WP2: Agri-Food Analysis
The goal of this workpackage was the realisation of PTS and/or QEPAS sensor capable of monitoring the quality of foods via target gas analytes such as basic amines (in particular ammonia) as an indicator for food degradation (fish). The 4 ESR projects within WP2 were: ultra-compact QEPAS by integrating cantilever hybrid laser with quartz tuning fork; QEPAS and PTS using low-cost telecoms wavelength lasers for food analysis; High Q factor Photonics Cavities for PTS; and Intracavity PTS with optical feedback for isotopic verification of food origin.

WP3: Industrial Process Monitoring
The main goal of WP3 is the realisation of high performance, innovative and compact sensing systems to be used for monitoring industrial processes.

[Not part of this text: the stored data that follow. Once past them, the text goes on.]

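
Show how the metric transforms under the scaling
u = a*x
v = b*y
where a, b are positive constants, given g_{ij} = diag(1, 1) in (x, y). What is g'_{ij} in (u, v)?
Invert the transformation: x = u/a, y = v/b
g'_{ij} = (∂x^k/∂x'^i)(∂x^l/∂x'^j) g_{kl}; with g_{kl} = δ_{kl} this is Σ_k (∂x^k/∂x'^i)(∂x^k/∂x'^j).
Jacobian: ∂x/∂u = 1/a, ∂x/∂v = 0, ∂y/∂u = 0, ∂y/∂v = 1/b
g'_{uu} = (1/a)(1/a) + (0)(0) = 1/a^2
g'_{uv} = (1/a)(0) + (0)(1/b) = 0
g'_{vv} = (0)(0) + (1/b)(1/b) = 1/b^2
g'_{ij} = diag(1/a^2, 1/b^2)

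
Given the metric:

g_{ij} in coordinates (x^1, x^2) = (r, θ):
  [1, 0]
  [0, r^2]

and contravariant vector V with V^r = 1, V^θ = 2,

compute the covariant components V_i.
V_i = g_{ij} V^j:
V_r = (1)(1) + (0)(2) = 1
V_θ = (0)(1) + (r^2)(2) = 2*r^2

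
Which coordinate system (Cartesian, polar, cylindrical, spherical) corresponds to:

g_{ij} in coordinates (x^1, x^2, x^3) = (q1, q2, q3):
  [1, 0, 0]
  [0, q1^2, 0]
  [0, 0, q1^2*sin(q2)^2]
The line element ds^2 = dq1^2 + q1^2 dq2^2 + q1^2 sin(q2)^2 dq3^2 is dr^2 + r^2 dθ^2 + r^2 sin(θ)^2 dφ^2 with q1 = r, q2 = θ, q3 = φ.
spherical coordinates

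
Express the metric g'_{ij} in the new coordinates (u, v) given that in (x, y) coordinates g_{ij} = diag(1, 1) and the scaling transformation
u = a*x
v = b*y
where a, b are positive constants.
Invert the transformation: x = u/a, y = v/b
g'_{ij} = (∂x^k/∂x'^i)(∂x^l/∂x'^j) g_{kl}; with g_{kl} = δ_{kl} this is Σ_k (∂x^k/∂x'^i)(∂x^k/∂x'^j).
Jacobian: ∂x/∂u = 1/a, ∂x/∂v = 0, ∂y/∂u = 0, ∂y/∂v = 1/b
g'_{uu} = (1/a)(1/a) + (0)(0) = 1/a^2
g'_{uv} = (1/a)(0) + (0)(1/b) = 0
g'_{vv} = (0)(0) + (1/b)(1/b) = 1/b^2
g'_{ij} = diag(1/a^2, 1/b^2)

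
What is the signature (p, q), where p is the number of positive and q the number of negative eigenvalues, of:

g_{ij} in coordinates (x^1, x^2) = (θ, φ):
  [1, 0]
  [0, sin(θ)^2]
The metric is diagonal, so its eigenvalues are the diagonal entries: 1, sin(θ)^2 (at a generic point, where coordinate-dependent entries are positive).
2 positive, 0 negative.
(2, 0) - Riemannian (positive definite)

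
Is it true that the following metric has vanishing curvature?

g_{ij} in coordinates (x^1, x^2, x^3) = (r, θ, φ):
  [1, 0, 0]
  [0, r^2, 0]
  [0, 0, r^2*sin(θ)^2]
Non-zero Christoffel symbols:
Γ^r_{θ θ} = -r
Γ^r_{φ φ} = -r*sin(θ)^2
Γ^θ_{r θ} = 1/r
Γ^θ_{φ φ} = -sin(2*θ)/2
Γ^φ_{r φ} = 1/r
Γ^φ_{θ φ} = 1/tan(θ)
Ricci tensor: R_{rr} = 0, R_{rθ} = 0, R_{rφ} = 0, R_{θθ} = 0, R_{θφ} = 0, R_{φφ} = 0
All R_{ij} vanish; in 3 dimensions the Riemann tensor is fully determined by the Ricci tensor, so R^i_{jkl} = 0: the metric is flat (curvilinear coordinates on flat space).
Yes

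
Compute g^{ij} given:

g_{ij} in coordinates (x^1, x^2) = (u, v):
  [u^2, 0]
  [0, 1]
The metric is diagonal, so g^{ij} is diagonal with entries 1/g_{ii}: diag(1/(u^2), 1).
g^{ij}:
  [1/u^2, 0]
  [0, 1]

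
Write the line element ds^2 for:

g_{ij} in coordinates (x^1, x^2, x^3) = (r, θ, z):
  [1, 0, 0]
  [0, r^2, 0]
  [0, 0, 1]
ds^2 = g_{ij} dx^i dx^j; only the non-zero components contribute.
ds^2 = dr^2 + r^2 dθ^2 + dz^2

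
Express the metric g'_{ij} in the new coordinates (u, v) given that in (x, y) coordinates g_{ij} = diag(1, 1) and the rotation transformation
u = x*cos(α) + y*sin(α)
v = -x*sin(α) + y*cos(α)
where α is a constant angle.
Invert the transformation: x = u*cos(α) - v*sin(α), y = u*sin(α) + v*cos(α)
g'_{ij} = (∂x^k/∂x'^i)(∂x^l/∂x'^j) g_{kl}; with g_{kl} = δ_{kl} this is Σ_k (∂x^k/∂x'^i)(∂x^k/∂x'^j).
Jacobian: ∂x/∂u = cos(α), ∂x/∂v = -sin(α), ∂y/∂u = sin(α), ∂y/∂v = cos(α)
g'_{uu} = (cos(α))(cos(α)) + (sin(α))(sin(α)) = 1
g'_{uv} = (cos(α))(-sin(α)) + (sin(α))(cos(α)) = 0
g'_{vv} = (-sin(α))(-sin(α)) + (cos(α))(cos(α)) = 1
g'_{ij} = diag(1, 1)
The Euclidean metric is invariant under rotations.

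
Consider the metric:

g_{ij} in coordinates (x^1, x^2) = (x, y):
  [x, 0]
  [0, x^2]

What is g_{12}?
With x^1 = x, x^2 = y, g_{12} = g_{xy} is the row-1, column-2 entry of the matrix.
g_{12} = 0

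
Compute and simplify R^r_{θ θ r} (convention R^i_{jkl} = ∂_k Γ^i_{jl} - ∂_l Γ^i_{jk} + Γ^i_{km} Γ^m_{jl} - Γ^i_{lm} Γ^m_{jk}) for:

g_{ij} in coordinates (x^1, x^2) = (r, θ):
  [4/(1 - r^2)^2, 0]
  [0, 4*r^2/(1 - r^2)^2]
Non-zero Christoffel symbols (Γ^k_{ij} = Γ^k_{ji}):
Γ^r_{r r} = 2*r/(1 - r^2)
Γ^r_{θ θ} = (r^3 + r)/(r^2 - 1)
Γ^θ_{r θ} = (-r^2 - 1)/(r^3 - r)
R^r_{θ θ r} = ∂_θ Γ^r_{θ r} - ∂_r Γ^r_{θ θ} + Γ^r_{θ m} Γ^m_{θ r} - Γ^r_{r m} Γ^m_{θ θ}
  = (0) - ((r^4 - 4*r^2 - 1)/(r^2 - 1)^2) + (-(r^2 + 1)^2/(r^2 - 1)^2) - (-2*r^2*(r^2 + 1)/(r^2 - 1)^2) = 4*r^2/(r^2 - 1)^2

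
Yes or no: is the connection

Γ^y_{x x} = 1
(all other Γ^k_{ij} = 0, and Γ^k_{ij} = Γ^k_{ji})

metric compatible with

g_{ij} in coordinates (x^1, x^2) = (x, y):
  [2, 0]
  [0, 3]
Using ∇_k g_{ij} = ∂_k g_{ij} - Γ^m_{ki} g_{mj} - Γ^m_{kj} g_{im}:
∇_x g_{xy} = (0) - (3) - (0) = -3 ≠ 0
So the connection is not metric compatible (it is not the Levi-Civita connection).
No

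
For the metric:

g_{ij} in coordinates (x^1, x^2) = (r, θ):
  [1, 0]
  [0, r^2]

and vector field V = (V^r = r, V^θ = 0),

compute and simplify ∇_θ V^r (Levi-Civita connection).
Non-zero Christoffel symbols:
Γ^r_{θ θ} = -r
Γ^θ_{r θ} = 1/r
∇_θ V^r = ∂_θ V^r + Γ^r_{θ j} V^j
  = (0) + (0)(r) + (-r)(0)
  = 0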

Sensing approaches like intra-cavity QEPAS for highly sensitive target gas measurements or PTS for detection of water in organic solvents will be developed. At the same time, improvement in the laser sources will be pursued by realising novel hybrid laser and single mode interband cascade lasers.

The ESRs have progressed well towards these targets, achieving different levels of maturity on both the laser and sensing aspects, depending on the starting TRL of the technology. This has included the design, fabrication and testing of a number of different laser devices, as well as building and optimising several lab-based spectroscopy setups. A total of 24 journal articles (with a further 10 articles in preparation) and over 50 conference papers related to OPTAPHI have been published.